The White House had been bracing for catastrophe if the nine justices on the top court had tipped the other way and agreed with plaintiffs in the case that tax subsidies paid to millions of lower-income Americans under the 2010 Affordable Care Act, known as Obamacare, to buy insurance coverage were illegal.

The 6-3 ruling, written by Chief Justice John Roberts, could mark the moment when Obamacare, driven through a divided US Congress in 2010, finally becomes more or less entrenched. It will dismay those on the right, including Republicans seeking the White House, who want it dismantled. In 2012, Justice Roberts also voted with the majority to reject an earlier challenge that also threatened to torpedo the law.

“The Affordable Care Act is here to stay,” a vindicated President Obama declared shortly after the decision was issued. Noting the serial attempts of foes to extinguish or fatally wound it in the courts and the roughly 50 times that Republicans in Congress had tried to repeal it, he went on: “For all the repeal attempts, this law is now helping millions of Americans.”

“This is a good day for America,” the president said. After the five-year passage of Obamacare through Congress this was the day when “we finally declared that healthcare is not a privilege for a few but a right for all,” he said.

Obama and Vice President Joe Biden react after a heckler was removed for their extended interruption (Reuters)

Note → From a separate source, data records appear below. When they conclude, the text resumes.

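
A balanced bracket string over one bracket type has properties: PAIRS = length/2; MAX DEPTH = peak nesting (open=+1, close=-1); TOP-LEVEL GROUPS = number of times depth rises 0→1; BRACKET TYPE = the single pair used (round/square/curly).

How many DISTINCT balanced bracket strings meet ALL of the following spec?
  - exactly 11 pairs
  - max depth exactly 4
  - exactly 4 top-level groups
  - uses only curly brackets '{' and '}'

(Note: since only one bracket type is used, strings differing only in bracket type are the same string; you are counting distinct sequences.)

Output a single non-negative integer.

Spec: pairs=11 depth=4 groups=4
Count(depth <= 4) = 5372
Count(depth <= 3) = 2528
Count(depth == 4) = 5372 - 2528 = 2844

Answer: 2844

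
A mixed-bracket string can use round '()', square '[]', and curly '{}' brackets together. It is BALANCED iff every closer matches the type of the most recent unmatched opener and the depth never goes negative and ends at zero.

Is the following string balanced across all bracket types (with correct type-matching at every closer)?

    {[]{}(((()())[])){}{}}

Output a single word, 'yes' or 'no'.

pos 0: push '{'; stack = {
pos 1: push '['; stack = {[
pos 2: ']' matches '['; pop; stack = {
pos 3: push '{'; stack = {{
pos 4: '}' matches '{'; pop; stack = {
pos 5: push '('; stack = {(
pos 6: push '('; stack = {((
pos 7: push '('; stack = {(((
pos 8: push '('; stack = {((((
pos 9: ')' matches '('; pop; stack = {(((
pos 10: push '('; stack = {((((
pos 11: ')' matches '('; pop; stack = {(((
pos 12: ')' matches '('; pop; stack = {((
pos 13: push '['; stack = {(([
pos 14: ']' matches '['; pop; stack = {((
pos 15: ')' matches '('; pop; stack = {(
pos 16: ')' matches '('; pop; stack = {
pos 17: push '{'; stack = {{
pos 18: '}' matches '{'; pop; stack = {
pos 19: push '{'; stack = {{
pos 20: '}' matches '{'; pop; stack = {
pos 21: '}' matches '{'; pop; stack = (empty)
end: stack empty → VALID
Verdict: properly nested → yes

Answer: yes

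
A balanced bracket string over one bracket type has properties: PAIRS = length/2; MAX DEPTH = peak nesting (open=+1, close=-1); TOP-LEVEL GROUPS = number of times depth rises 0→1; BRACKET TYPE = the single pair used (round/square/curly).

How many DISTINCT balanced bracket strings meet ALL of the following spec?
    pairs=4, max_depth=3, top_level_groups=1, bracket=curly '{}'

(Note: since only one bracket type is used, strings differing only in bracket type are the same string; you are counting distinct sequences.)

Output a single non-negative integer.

Spec: pairs=4 depth=3 groups=1
Count(depth <= 3) = 4
Count(depth <= 2) = 1
Count(depth == 3) = 4 - 1 = 3

Answer: 3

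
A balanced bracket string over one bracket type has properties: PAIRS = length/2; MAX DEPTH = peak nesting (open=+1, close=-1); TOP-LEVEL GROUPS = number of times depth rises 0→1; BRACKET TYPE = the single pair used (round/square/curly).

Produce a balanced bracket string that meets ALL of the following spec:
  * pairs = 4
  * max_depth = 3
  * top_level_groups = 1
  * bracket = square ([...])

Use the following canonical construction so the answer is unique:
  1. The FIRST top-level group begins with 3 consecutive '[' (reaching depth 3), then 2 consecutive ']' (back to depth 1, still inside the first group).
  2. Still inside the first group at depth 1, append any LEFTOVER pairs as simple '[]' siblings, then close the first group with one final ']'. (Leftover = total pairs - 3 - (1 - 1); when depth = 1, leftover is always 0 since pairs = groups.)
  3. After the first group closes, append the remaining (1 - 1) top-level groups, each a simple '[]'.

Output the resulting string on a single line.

Answer: [[[]][]]

Derivation:
Spec: pairs=4 depth=3 groups=1
Leftover pairs = 4 - 3 - (1-1) = 1
First group: deep chain of depth 3 + 1 sibling pairs
Remaining 0 groups: simple '[]' each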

On trade, Mr Obama has also been living dangerously. The law giving him so-called fast track authority to conclude a wide-ranging Asia-Pacific free trade pact was sent to his desk late on Wednesday by the US Senate but only after weeks of nail-biting drama on Capitol Hill when it was very nearly killed by a revolt in the ranks of his own party. Without the authority, which means the US Congress has the right to reject or approve new trade deals but not amend then, his entire free trade agenda would have been upended.

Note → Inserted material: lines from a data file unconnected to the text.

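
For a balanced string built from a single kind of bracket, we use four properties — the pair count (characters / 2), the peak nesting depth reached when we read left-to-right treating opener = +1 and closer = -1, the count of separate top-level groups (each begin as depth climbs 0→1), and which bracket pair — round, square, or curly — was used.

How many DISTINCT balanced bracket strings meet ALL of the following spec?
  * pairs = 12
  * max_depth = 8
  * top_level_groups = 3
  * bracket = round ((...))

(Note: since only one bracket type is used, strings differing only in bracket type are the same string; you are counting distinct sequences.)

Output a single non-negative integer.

Spec: pairs=12 depth=8 groups=3
Count(depth <= 8) = 41936
Count(depth <= 7) = 41537
Count(depth == 8) = 41936 - 41537 = 399

Answer: 399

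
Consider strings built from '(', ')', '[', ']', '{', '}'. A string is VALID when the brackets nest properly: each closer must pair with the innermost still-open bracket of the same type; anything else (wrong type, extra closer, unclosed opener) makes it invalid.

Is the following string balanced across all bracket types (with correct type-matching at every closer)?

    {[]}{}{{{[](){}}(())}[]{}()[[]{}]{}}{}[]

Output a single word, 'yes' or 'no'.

pos 0: push '{'; stack = {
pos 1: push '['; stack = {[
pos 2: ']' matches '['; pop; stack = {
pos 3: '}' matches '{'; pop; stack = (empty)
pos 4: push '{'; stack = {
pos 5: '}' matches '{'; pop; stack = (empty)
pos 6: push '{'; stack = {
pos 7: push '{'; stack = {{
pos 8: push '{'; stack = {{{
pos 9: push '['; stack = {{{[
pos 10: ']' matches '['; pop; stack = {{{
pos 11: push '('; stack = {{{(
pos 12: ')' matches '('; pop; stack = {{{
pos 13: push '{'; stack = {{{{
pos 14: '}' matches '{'; pop; stack = {{{
pos 15: '}' matches '{'; pop; stack = {{
pos 16: push '('; stack = {{(
pos 17: push '('; stack = {{((
pos 18: ')' matches '('; pop; stack = {{(
pos 19: ')' matches '('; pop; stack = {{
pos 20: '}' matches '{'; pop; stack = {
pos 21: push '['; stack = {[
pos 22: ']' matches '['; pop; stack = {
pos 23: push '{'; stack = {{
pos 24: '}' matches '{'; pop; stack = {
pos 25: push '('; stack = {(
pos 26: ')' matches '('; pop; stack = {
pos 27: push '['; stack = {[
pos 28: push '['; stack = {[[
pos 29: ']' matches '['; pop; stack = {[
pos 30: push '{'; stack = {[{
pos 31: '}' matches '{'; pop; stack = {[
pos 32: ']' matches '['; pop; stack = {
pos 33: push '{'; stack = {{
pos 34: '}' matches '{'; pop; stack = {
pos 35: '}' matches '{'; pop; stack = (empty)
pos 36: push '{'; stack = {
pos 37: '}' matches '{'; pop; stack = (empty)
pos 38: push '['; stack = [
pos 39: ']' matches '['; pop; stack = (empty)
end: stack empty → VALID
Verdict: properly nested → yes

Answer: yes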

Yet the road ahead for concluding the deal with 11 other countries, including Canada, Australia, Vietnam and Chile, will not be easy. The agreement’s fate and the free trade debate in general, which galvanises opponents on the left and in particular the union movement, is sure to reverberate through next year’s presidential race.

The plaintiffs in the Obamacare case had seized on murky wording in the original law that could have been seen to imply that subsidies could be paid only to those buying insurance on marketplaces, or exchanges, set up by individual states but not by the federal government. With 34 states using the federal marketplace only, about 6.4 million Americans risked losing those subsidies.

As Mr Obama spoke in the White House Rose Garden, so Republicans issued regrets. “I am disappointed by today’s ruling,” Jeb Bush said, promising that as president he would “repeal and replace this flawed law with conservative reforms that empower consumers with more choices and control over their healthcare decisions”.

Mike Huckabee, the former Arkansas Governor, tweeted: “#ObamaCare ruling is judicial tyranny”.

Yet while Republicans on Capitol Hill might have celebrated the Supreme Court disabling Obamacare it would also have forced them to find ways to compensate the millions suddenly faced with losing their insurance policies.

That would have been a tangle they are happy to be avoiding – although the Speaker of the House of Representatives, Republican John Boehner, suggested the issue was not settled in his eyes. He called Obamacare “fundamentally broken” and that the “struggle” against it would go on.